The National Weather Service predicted temperatures in Illinois would remain below average through the first half of August.

This was a revision from its previous August outlook, which called for the warmer-than-normal pattern to continue in Illinois. Only May was cooler than normal from January through July.

“We’ve had a cool start to the month, but I think it will be a pretty decent month for soybeans to get in their primary reproductive time frame,” said Bryce Anderson, DTN senior ag meteorologist. “One thing that makes me nervous is if the eastern section of the Corn Belt stays wet enough to cause issues there.”           

The first frost typically occurs in Illinois around early to mid-October in northern Illinois and later in the month in the southern half of the state.

“Temperatures in August have little relevance to the risk of early frost,” said Jim Angel, state climatologist with the Illinois State Water Survey.

In fact, Anderson believes the warm trend may return and possibly delay the first frost this fall by a week or two.

The National Weather Service predicted an increased chance of above-normal temperatures this fall in Illinois, prior to its revision for August.

“It doesn’t look like there will be an early end to the growing season with an early frost,” Anderson said. “The idea that temperatures could be above normal for the fall season leads to the idea the first frost will be a little later arriving. That’s not a bad situation.”

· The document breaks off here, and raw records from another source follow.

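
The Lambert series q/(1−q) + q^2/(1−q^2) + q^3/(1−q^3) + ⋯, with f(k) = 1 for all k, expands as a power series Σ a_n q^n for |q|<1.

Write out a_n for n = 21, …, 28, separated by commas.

d|21:{21,7,3,1}  Σf=1+1+1+1=4
q^22  k|22↦f(k): 1:1 2:1 11:1 22:1  a_22=4
n=23: 23·1 1·23  f→[1+1]=2
n=24: 1·24 2·12 3·8 4·6 6·4 8·3 12·2 24·1  f→[1+1+1+1+1+1+1+1]=8
n=25: 1·25 5·5 25·1  f→[1+1+1]=3
n=26: 26·1 13·2 2·13 1·26  f→[1+1+1+1]=4
n=27: 27·1 9·3 3·9 1·27  f→[1+1+1+1]=4
n=28: 28·1 14·2 7·4 4·7 2·14 1·28  f→[1+1+1+1+1+1]=6

4, 4, 2, 8, 3, 4, 4, 6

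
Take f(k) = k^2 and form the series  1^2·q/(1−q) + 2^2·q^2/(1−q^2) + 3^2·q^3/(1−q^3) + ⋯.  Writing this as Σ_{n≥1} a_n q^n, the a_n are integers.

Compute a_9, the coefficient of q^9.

q^9  k|9↦f(k): 9:81 3:9 1:1  a_9=91

a_9 = 91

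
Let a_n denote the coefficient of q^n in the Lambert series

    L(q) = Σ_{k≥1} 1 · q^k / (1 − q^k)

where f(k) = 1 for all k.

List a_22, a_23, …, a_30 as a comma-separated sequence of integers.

[q^22] f(1)=1,f(2)=1,f(11)=1,f(22)=1 ⇒ 4
d|23:{23,1}  Σf=1+1=2
d|24:{1,2,3,4,6,8,12,24}  Σf=1+1+1+1+1+1+1+1=8
n=25: 25·1 5·5 1·25  f→[1+1+1]=3
[q^26] f(26)=1,f(13)=1,f(2)=1,f(1)=1 ⇒ 4
q^27  k|27↦f(k): 27:1 9:1 3:1 1:1  a_27=4
n=28: 28·1 14·2 7·4 4·7 2·14 1·28  f→[1+1+1+1+1+1]=6
d|29:{29,1}  Σf=1+1=2
n=30: 30·1 15·2 10·3 6·5 5·6 3·10 2·15 1·30  f→[1+1+1+1+1+1+1+1]=8

4, 2, 8, 3, 4, 4, 6, 2, 8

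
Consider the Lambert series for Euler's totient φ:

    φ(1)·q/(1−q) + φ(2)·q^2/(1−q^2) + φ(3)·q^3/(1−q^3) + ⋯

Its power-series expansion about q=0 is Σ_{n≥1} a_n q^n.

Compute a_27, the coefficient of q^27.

[q^27] φ(27)=18,φ(9)=6,φ(3)=2,φ(1)=1 ⇒ 27

a_27 = 27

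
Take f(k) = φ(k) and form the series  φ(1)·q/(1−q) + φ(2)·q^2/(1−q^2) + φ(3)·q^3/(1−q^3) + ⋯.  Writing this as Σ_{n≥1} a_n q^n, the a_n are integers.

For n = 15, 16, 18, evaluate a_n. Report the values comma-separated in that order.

[q^15] φ(15)=8,φ(5)=4,φ(3)=2,φ(1)=1 ⇒ 15
[q^16] φ(1)=1,φ(2)=1,φ(4)=2,φ(8)=4,φ(16)=8 ⇒ 16
d|18:{18,9,6,3,2,1}  Σφ=6+6+2+2+1+1=18

15, 16, 18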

Anderson’s moisture outlook calls for a possible improvement of abnormally dry conditions in parts of central and southern Illinois.

But the drought west of the Mississippi River likely will linger.

“In central and southern Illinois, there’ll be chances for the drier pattern to improve to finish out summer,” Anderson said. “But, from central Iowa west and northwest, I don’t think there will be a real drought-ending type of rainfall pattern through the fall season.”

Elsewhere, a warm summer in the Delta and southern Plains could lead to an early start to harvest in those areas.

So, how could that possibly impact farmers in Illinois and other northerly locations?

“We could see an earlier-than-normal supply of new-crop corn in the cash grain market from the southern Corn Belt,” Anderson said. “That might show up in the cash grain analysis.”